Though the COVID-19 pandemic disrupted the final weeks of the semester, creative writing honors students have maintained a strong sense of community as they finish their senior theses remotely.
The two creative writing senior thesis classes are taught by Director of Creative Writing Daniel Wallace for fiction and professor Alan Shapiro for poetry.
Wallace said his students have established close friendships throughout the fiction thesis class, and they’ve maintained these connections even as classes have moved online.
“The students know each other really well and have come together as a little literary family,” Wallace said.
The students compile anthologies of the poems or stories they have worked on since the classes began in the fall. These collections will be stored in the Wilson Library archives after graduation.
To workshop student work, Wallace’s class met twice a week, and continues to meet via Zoom. Beyond the class, students have stayed in touch through GroupMe, encouraging and checking in on each other throughout the revision process.
Wallace said the transition to online classes has not hindered the workshops, but the class has experienced the difficulty of adjusting to the new reality of the pandemic. The fiction thesis deadline was extended to the end of April, Wallace said.
“The challenge has been what the challenge is for all of us, which is how to live our lives in the face of all of this,” Wallace said. “That’s so vital, I think, to know that you’re not alone.”
Senior Katie Leonard said the class focuses on realistic literary fiction, and many of the stories she’s written suddenly feel far removed from the new reality of the pandemic. Writing in these new conditions can take some getting used to.
“The world that we’re writing about has completely changed — overnight, it seems,” Leonard said. “It’s okay to give yourself a little bit of extra time and space to think about things.”
Because the poetry class was well into revision by the time classes moved online, Shapiro said the class schedule didn’t change much.
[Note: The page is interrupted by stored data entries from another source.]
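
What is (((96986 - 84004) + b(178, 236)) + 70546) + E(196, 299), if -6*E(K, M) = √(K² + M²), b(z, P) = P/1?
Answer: 83764 - √127817/6 ≈ 83704.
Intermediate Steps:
b(z, P) = P (b(z, P) = P*1 = P)
E(K, M) = -√(K² + M²)/6
(((96986 - 84004) + b(178, 236)) + 70546) + E(196, 299) = (((96986 - 84004) + 236) + 70546) - √(196² + 299²)/6 = ((12982 + 236) + 70546) - √(38416 + 89401)/6 = (13218 + 70546) - √127817/6 = 83764 - √127817/6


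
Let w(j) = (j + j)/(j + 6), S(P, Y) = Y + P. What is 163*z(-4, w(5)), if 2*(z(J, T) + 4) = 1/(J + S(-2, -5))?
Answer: -14507/22 ≈ -659.41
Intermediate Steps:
S(P, Y) = P + Y
w(j) = 2*j/(6 + j) (w(j) = (2*j)/(6 + j) = 2*j/(6 + j))
z(J, T) = -4 + 1/(2*(-7 + J)) (z(J, T) = -4 + 1/(2*(J + (-2 - 5))) = -4 + 1/(2*(J - 7)) = -4 + 1/(2*(-7 + J)))
163*z(-4, w(5)) = 163*((57 - 8*(-4))/(2*(-7 - 4))) = 163*((1/2)*(57 + 32)/(-11)) = 163*((1/2)*(-1/11)*89) = 163*(-89/22) = -14507/22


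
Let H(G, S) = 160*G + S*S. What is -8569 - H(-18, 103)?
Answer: -16298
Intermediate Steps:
H(G, S) = S² + 160*G (H(G, S) = 160*G + S² = S² + 160*G)
-8569 - H(-18, 103) = -8569 - (103² + 160*(-18)) = -8569 - (10609 - 2880) = -8569 - 1*7729 = -8569 - 7729 = -16298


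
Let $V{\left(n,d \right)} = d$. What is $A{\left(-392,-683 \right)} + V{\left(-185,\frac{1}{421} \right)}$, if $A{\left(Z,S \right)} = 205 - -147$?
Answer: $\frac{148193}{421} \approx 352.0$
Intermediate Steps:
$A{\left(Z,S \right)} = 352$ ($A{\left(Z,S \right)} = 205 + 147 = 352$)
$A{\left(-392,-683 \right)} + V{\left(-185,\frac{1}{421} \right)} = 352 + \frac{1}{421} = \frac{148193}{421}$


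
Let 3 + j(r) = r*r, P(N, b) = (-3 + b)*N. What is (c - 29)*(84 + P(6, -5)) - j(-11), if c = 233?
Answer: 7226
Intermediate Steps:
P(N, b) = N*(-3 + b)
j(r) = -3 + r**2 (j(r) = -3 + r*r = -3 + r**2)
(c - 29)*(84 + P(6, -5)) - j(-11) = (233 - 29)*(84 + 6*(-3 - 5)) - (-3 + (-11)**2) = 204*(84 + 6*(-8)) - (-3 + 121) = 204*(84 - 48) - 1*118 = 204*36 - 118 = 7344 - 118 = 7226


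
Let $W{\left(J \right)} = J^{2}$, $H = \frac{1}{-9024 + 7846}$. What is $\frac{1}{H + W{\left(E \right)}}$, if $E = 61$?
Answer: $\frac{1178}{4383337} \approx 0.00026875$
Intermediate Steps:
$H = - \frac{1}{1178}$ ($H = \frac{1}{-1178} = - \frac{1}{1178} \approx -0.0008489$)
$\frac{1}{H + W{\left(E \right)}} = \frac{1}{- \frac{1}{1178} + 61^{2}} = \frac{1}{- \frac{1}{1178} + 3721} = \frac{1}{\frac{4383337}{1178}} = \frac{1178}{4383337}$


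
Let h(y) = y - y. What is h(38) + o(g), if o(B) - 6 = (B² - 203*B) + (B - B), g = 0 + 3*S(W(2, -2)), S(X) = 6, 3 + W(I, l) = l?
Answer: -3324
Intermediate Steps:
W(I, l) = -3 + l
h(y) = 0
g = 18 (g = 0 + 3*6 = 0 + 18 = 18)
o(B) = 6 + B² - 203*B (o(B) = 6 + ((B² - 203*B) + (B - B)) = 6 + ((B² - 203*B) + 0) = 6 + (B² - 203*B) = 6 + B² - 203*B)
h(38) + o(g) = 0 + (6 + 18² - 203*18) = 0 + (6 + 324 - 3654) = 0 - 3324 = -3324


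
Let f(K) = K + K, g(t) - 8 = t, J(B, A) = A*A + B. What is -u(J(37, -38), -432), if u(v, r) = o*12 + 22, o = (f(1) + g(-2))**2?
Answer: -790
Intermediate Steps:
J(B, A) = B + A**2 (J(B, A) = A**2 + B = B + A**2)
g(t) = 8 + t
f(K) = 2*K
o = 64 (o = (2*1 + (8 - 2))**2 = (2 + 6)**2 = 8**2 = 64)
u(v, r) = 790 (u(v, r) = 64*12 + 22 = 768 + 22 = 790)
-u(J(37, -38), -432) = -1*790 = -790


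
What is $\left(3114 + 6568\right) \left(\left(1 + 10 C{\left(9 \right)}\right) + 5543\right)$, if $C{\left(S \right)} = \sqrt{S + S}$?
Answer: $53677008 + 290460 \sqrt{2} \approx 5.4088 \cdot 10^{7}$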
He said that fostering community is important in any creative writing class and that it has been especially crucial for the seniors finishing their projects.
“They’re physically isolated — they’re not creatively or intellectually isolated,” Shapiro said.
Senior Kayla Richardson-Piche is in Shapiro’s class, and she said the connection the class developed has continued — even as they finalized revisions from home.
“It’s been nice to see that sense of community has continued even though we’re not able to physically meet,” Richardson-Piche said. “It’s been a really special class.”
William Verwoerdt, a student in the fiction class, said his writing process hasn’t changed much, but it has been difficult to stay focused in a new environment.
“It’s been harder to stay in the same headspace for writing every day,” Verwoerdt said. “You just kind of have to realize that the finish line is coming up and find your new normal — your new routine.”
Verwoerdt said he is looking forward to seeing the culmination of the class’ hard work.
Alexis Byrd, a student in the fiction class, said this semester’s abrupt change disrupted her thesis work a bit, but the sense of shared experience in class has helped her stay motivated.
“We’re still writing, and we’re still going to keep writing,” Byrd said. “All of us are writers at heart.”